Suppongo sia stato un processo naturale e spontaneo, probabilmente avevo capito che se si fa riferimento solo agli altri, beh il rischio è che quando ci si allontana da quegli affetti che ci donano forza, sicurezza e ci tengono alla larga dalla solitudine rischiamo di sprofondare in una nostalgia che ci impedisce di vivere a pieno il presente. Quando il corpo è in un posto ma il cuore in un altro è difficile godersi al 100% quello che la vita ci offre in quel preciso istante. La nostra mente pensa alle persone che non sono con noi, ricordando momenti sicuramente bellissimi ma non attuali.
Quando, invece, oltre all’amore per gli altri, impariamo ad amare profondamente anche noi stessi, allora capiamo, perlomeno per me è stato così, che non saremo mai completamente soli, che possiamo godere della nostra stessa compagnia, divertirci anche senza essere sempre al fianco di qualcuno. Insomma, vedere il silenzio non come un vuoto ma come un’occasione.

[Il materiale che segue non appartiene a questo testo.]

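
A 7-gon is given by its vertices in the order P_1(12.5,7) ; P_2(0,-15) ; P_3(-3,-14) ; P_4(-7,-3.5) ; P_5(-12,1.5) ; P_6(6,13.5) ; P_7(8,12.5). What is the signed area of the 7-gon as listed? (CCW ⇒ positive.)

-338.375

Cross-terms: -187.5, -45, -87.5, -52.5, -171, -33, -100.25  ⇒  Σ = -676.75
Signed area = Σ/2 = -338.375 (negative ⇒ clockwise traversal).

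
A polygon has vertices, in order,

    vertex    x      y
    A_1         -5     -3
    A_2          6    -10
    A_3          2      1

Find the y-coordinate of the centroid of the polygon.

Apply the surveyor's formula. First the cross-terms c_i = x_i·y_{i+1} − x_{i+1}·y_i:
  68, 26, -1  ⇒  2A = 93, A = 46.5.
Then Σ (y_i + y_{i+1})·c_i = -1116, so ȳ = -1116 / (6·46.5) = -4.

-4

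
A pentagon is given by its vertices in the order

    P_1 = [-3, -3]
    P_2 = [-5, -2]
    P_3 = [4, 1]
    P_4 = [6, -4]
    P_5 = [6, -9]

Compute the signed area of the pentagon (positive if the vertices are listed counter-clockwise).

Apply the shoelace formula: 2A = Σ (x_i·y_{i+1} − x_{i+1}·y_i), indices taken mod 5.
Cross-terms: -9, 3, -22, -30, -45  ⇒  Σ = -103
Signed area = Σ/2 = -51.5 (negative ⇒ clockwise traversal).

-51.5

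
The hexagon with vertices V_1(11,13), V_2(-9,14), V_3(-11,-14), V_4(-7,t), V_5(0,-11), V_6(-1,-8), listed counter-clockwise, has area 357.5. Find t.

Write out the shoelace sum; only the two edges meeting at V_4 involve t:
2·Area = [((-11)·t − (-7)·(-14)) + ((-7)·(-11) − 0·t)] + 615
       = -11·t + 594 = 715
⇒ t = -11.

-11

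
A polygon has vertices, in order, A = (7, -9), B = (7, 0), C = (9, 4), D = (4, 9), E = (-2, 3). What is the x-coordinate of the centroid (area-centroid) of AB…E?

740/183

Apply Gauss's area formula. First the cross-terms c_i = x_i·y_{i+1} − x_{i+1}·y_i:
  63, 28, 65, 30, -3  ⇒  2A = 183, A = 91.5.
Then Σ (x_i + x_{i+1})·c_i = 2220, so x̄ = 2220 / (6·91.5) = 740/183.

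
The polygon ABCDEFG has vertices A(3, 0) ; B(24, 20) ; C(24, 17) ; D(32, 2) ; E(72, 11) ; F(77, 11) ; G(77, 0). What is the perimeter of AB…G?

180

|AB| = √((21)² + (20)²) = √841 = 29
|BC| = √((0)² + (-3)²) = √9 = 3
|CD| = √((8)² + (-15)²) = √289 = 17
|DE| = √((40)² + (9)²) = √1681 = 41
|EF| = √((5)² + (0)²) = √25 = 5
|FG| = √((0)² + (-11)²) = √121 = 11
|GA| = √((-74)² + (0)²) = √5476 = 74
Perimeter = 29 + 3 + 17 + 41 + 5 + 11 + 74 = 180.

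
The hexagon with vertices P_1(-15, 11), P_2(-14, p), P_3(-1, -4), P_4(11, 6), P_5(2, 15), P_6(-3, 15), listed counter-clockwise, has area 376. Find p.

The doubled signed area Σ (x_i y_{i+1} − x_{i+1} y_i) is linear in p.
With p=0 it equals 668; the coefficient of p is -14 (from the two edges through P_2).
So -14·p + 668 = 2·376 = 752 ⇒ p = -6.

-6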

Ad un certo punto, quando fresca fresca di studi sono partita per l’Inghilterra per studiare e non avevo più vicino i miei genitori ad occuparsi di me, ho capito che io stessa avrei dovuto prendermi cura di me (e mi chiedo…Forse proprio questo significa diventare adulti). E cura significa amore. Così ho iniziato, con sempre maggiore consapevolezza, a volermi bene in tutte le espressioni che l’amore conosce.

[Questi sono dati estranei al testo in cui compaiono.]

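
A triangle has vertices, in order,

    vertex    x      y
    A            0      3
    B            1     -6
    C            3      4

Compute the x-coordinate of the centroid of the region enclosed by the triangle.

4/3

Apply Gauss's area formula. First the cross-terms c_i = x_i·y_{i+1} − x_{i+1}·y_i:
  -3, 22, 9  ⇒  2A = 28, A = 14.
Then Σ (x_i + x_{i+1})·c_i = 112, so x̄ = 112 / (6·14) = 4/3.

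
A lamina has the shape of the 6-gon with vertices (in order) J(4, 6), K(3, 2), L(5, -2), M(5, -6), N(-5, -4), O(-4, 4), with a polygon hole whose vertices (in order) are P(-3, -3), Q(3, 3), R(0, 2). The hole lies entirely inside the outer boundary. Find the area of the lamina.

Outer boundary:
Apply the shoelace formula: 2A = Σ (x_i·y_{i+1} − x_{i+1}·y_i), indices taken mod 6.
Cross-terms: -10, -16, -20, -50, -36, -40  ⇒  Σ = -172
Area = |Σ|/2 = 86.
Hole:
Cross-terms: 0, 6, 6  ⇒  Σ = 12
Area = |Σ|/2 = 6.
Net area = 86 − 6 = 80.

80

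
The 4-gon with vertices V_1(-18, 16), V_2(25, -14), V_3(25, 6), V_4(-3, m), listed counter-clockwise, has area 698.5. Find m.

Write out the shoelace sum; only the two edges meeting at V_4 involve m:
2·Area = [(25·m − (-3)·6) + ((-3)·16 − (-18)·m)] + 352
       = 43·m + 322 = 1397
⇒ m = 25.

25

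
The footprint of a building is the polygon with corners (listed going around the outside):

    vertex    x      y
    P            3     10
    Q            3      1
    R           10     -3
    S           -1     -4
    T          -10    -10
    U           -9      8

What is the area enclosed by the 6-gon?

201.5

Σ = (-27) + (-19) + (-43) + (-30) + (-170) + (-114) = -403
Area = |Σ|/2 = 201.5.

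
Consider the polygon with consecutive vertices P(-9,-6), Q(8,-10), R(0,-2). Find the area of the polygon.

52

Apply the shoelace formula: 2A = Σ (x_i·y_{i+1} − x_{i+1}·y_i), indices taken mod 3.
Σ = (138) + (-16) + (-18) = 104
Area = |Σ|/2 = 52.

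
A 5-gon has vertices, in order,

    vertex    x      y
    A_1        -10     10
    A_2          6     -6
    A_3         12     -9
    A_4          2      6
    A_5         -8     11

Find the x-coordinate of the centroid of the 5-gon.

1

Apply the shoelace formula. First the cross-terms c_i = x_i·y_{i+1} − x_{i+1}·y_i:
  0, 18, 90, 70, 30  ⇒  2A = 208, A = 104.
Then Σ (x_i + x_{i+1})·c_i = 624, so x̄ = 624 / (6·104) = 1.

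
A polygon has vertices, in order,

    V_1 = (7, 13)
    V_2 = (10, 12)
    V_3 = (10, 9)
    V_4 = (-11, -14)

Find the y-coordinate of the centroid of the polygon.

85/27

Apply Gauss's area formula. First the cross-terms c_i = x_i·y_{i+1} − x_{i+1}·y_i:
  -46, -30, -41, -45  ⇒  2A = -162, A = -81.
Then Σ (y_i + y_{i+1})·c_i = -1530, so ȳ = -1530 / (6·(-81)) = 85/27.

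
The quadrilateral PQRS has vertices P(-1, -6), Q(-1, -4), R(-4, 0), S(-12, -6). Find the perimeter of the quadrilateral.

|PQ| = √((0)² + (2)²) = √4 = 2
|QR| = √((-3)² + (4)²) = √25 = 5
|RS| = √((-8)² + (-6)²) = √100 = 10
|SP| = √((11)² + (0)²) = √121 = 11
Perimeter = 2 + 5 + 10 + 11 = 28.

28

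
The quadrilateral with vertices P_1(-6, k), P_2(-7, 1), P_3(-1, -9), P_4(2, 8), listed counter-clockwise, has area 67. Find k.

2

The doubled signed area Σ (x_i y_{i+1} − x_{i+1} y_i) is linear in k.
With k=0 it equals 116; the coefficient of k is 9 (from the two edges through P_1).
So 9·k + 116 = 2·67 = 134 ⇒ k = 2.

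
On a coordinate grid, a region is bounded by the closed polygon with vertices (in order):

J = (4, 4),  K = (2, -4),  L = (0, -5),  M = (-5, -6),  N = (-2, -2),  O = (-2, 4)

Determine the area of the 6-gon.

Σ = (-24) + (-10) + (-25) + (-2) + (-12) + (-24) = -97
Area = |Σ|/2 = 48.5.

48.5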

Tutto ciò si traduceva e si traduce in diversi modi: dal cucinare piatti sani (e non solo ad aprire scatolette di tonno o barrette di cioccolato per sfamarmi come facevo), a mettermi sciarpa e cappello quando c’è vento perché sono soggetta al mal di gola, a chiedermi se quello che sto facendo mi piaccia davvero, a concedermi lunghi pianti se è quello di cui ho bisogno in quel momento, a prendermi con autoironia scherzando su lati del mio carattere come farebbe un’amica, a non essere troppo severa con me stessa, a perdonarmi se commetto degli errori ecc.

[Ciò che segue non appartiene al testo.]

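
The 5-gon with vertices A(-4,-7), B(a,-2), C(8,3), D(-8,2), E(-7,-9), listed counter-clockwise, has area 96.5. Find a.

Write out the shoelace sum; only the two edges meeting at B involve a:
2·Area = [((-4)·(-2) − a·(-7)) + (a·3 − 8·(-2))] + 139
       = 10·a + 163 = 193
⇒ a = 3.

3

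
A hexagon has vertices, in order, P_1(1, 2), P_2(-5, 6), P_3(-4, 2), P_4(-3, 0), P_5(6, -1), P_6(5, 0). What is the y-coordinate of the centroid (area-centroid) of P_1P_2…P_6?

Apply the surveyor's formula. First the cross-terms c_i = x_i·y_{i+1} − x_{i+1}·y_i:
  16, 14, 6, 3, 5, 10  ⇒  2A = 54, A = 27.
Then Σ (y_i + y_{i+1})·c_i = 264, so ȳ = 264 / (6·27) = 44/27.

44/27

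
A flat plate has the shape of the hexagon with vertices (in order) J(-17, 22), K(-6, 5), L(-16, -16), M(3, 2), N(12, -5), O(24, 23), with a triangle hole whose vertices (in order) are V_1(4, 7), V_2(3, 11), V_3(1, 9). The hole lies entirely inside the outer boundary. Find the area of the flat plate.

752.5

Outer boundary:
Apply the shoelace formula: 2A = Σ (x_i·y_{i+1} − x_{i+1}·y_i), indices taken mod 6.
Σ = (47) + (176) + (16) + (-39) + (396) + (919) = 1515
Area = |Σ|/2 = 757.5.
Hole:
Apply the shoelace (surveyor's) formula: 2A = Σ (x_i·y_{i+1} − x_{i+1}·y_i), indices taken mod 3.
Cross-terms: 23, 16, -29  ⇒  Σ = 10
Area = |Σ|/2 = 5.
Net area = 757.5 − 5 = 752.5.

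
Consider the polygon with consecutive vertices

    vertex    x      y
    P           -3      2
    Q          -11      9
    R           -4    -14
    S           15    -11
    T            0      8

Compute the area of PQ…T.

291.5

Σ = (-5) + (190) + (254) + (120) + (24) = 583
Area = |Σ|/2 = 291.5.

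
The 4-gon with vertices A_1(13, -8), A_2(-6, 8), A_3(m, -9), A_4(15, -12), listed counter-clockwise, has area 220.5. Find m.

-8

Write out the shoelace sum; only the two edges meeting at A_3 involve m:
2·Area = [((-6)·(-9) − m·8) + (m·(-12) − 15·(-9))] + 92
       = -20·m + 281 = 441
⇒ m = -8.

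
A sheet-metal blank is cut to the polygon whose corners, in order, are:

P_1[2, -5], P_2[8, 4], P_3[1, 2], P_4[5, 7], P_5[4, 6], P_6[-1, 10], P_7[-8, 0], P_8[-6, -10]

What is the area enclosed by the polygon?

157.5

Apply the shoelace (surveyor's) formula: 2A = Σ (x_i·y_{i+1} − x_{i+1}·y_i), indices taken mod 8.
P_1→P_2: (2)(4) − (8)(-5) = 48
P_2→P_3: (8)(2) − (1)(4) = 12
P_3→P_4: (1)(7) − (5)(2) = -3
P_4→P_5: (5)(6) − (4)(7) = 2
P_5→P_6: (4)(10) − (-1)(6) = 46
P_6→P_7: (-1)(0) − (-8)(10) = 80
P_7→P_8: (-8)(-10) − (-6)(0) = 80
P_8→P_1: (-6)(-5) − (2)(-10) = 50
Σ = 315
Area = |Σ|/2 = 157.5.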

Forse ho scritto banalità ma tutto ciò è stato ed è per me fondamentale per non sentirmi sola quando sono lontana da casa. Probabilmente qualcuno, leggendo le righe sopra, potrà pensare che ad essere doppio non sia solo il mio nome (Mariachiara) ma anche la mia personalità. Chissà…Tuttavia per me l’aver imparato a volermi bene, a rispettare il mio corpo tanto quanto a proteggere il mio cuore, il ridere da sola ripensando a qualcosa accaduto durante la giornata o fare una passeggiata in montagna godendomi la compagnia di me stessa oltre che alla bella vista rappresenta davvero un antidoto che ho scoperto vivendo e che non credo che lascerò più!
Se sono importanti i rapporti con le altre persone, che sono una vera e propria fonte di calore, altrettanto lo è il rapporto con noi stessi e la cura che riserviamo alla nostra persona.
Naturalmente quanto appena scritto non ha la pretesa di contenere una soluzione generale e univoca alla nostalgia e alla solitudine. È semplicemente una condivisione che spero possa servire a qualche lettore di Vite Narranti che magari, proprio adesso, sente quel nodo in gola, quella fitta al cuore che compaiono pensando a casa. Questo è il mio antidoto, sarebbe curioso scoprire quale sia il vostro!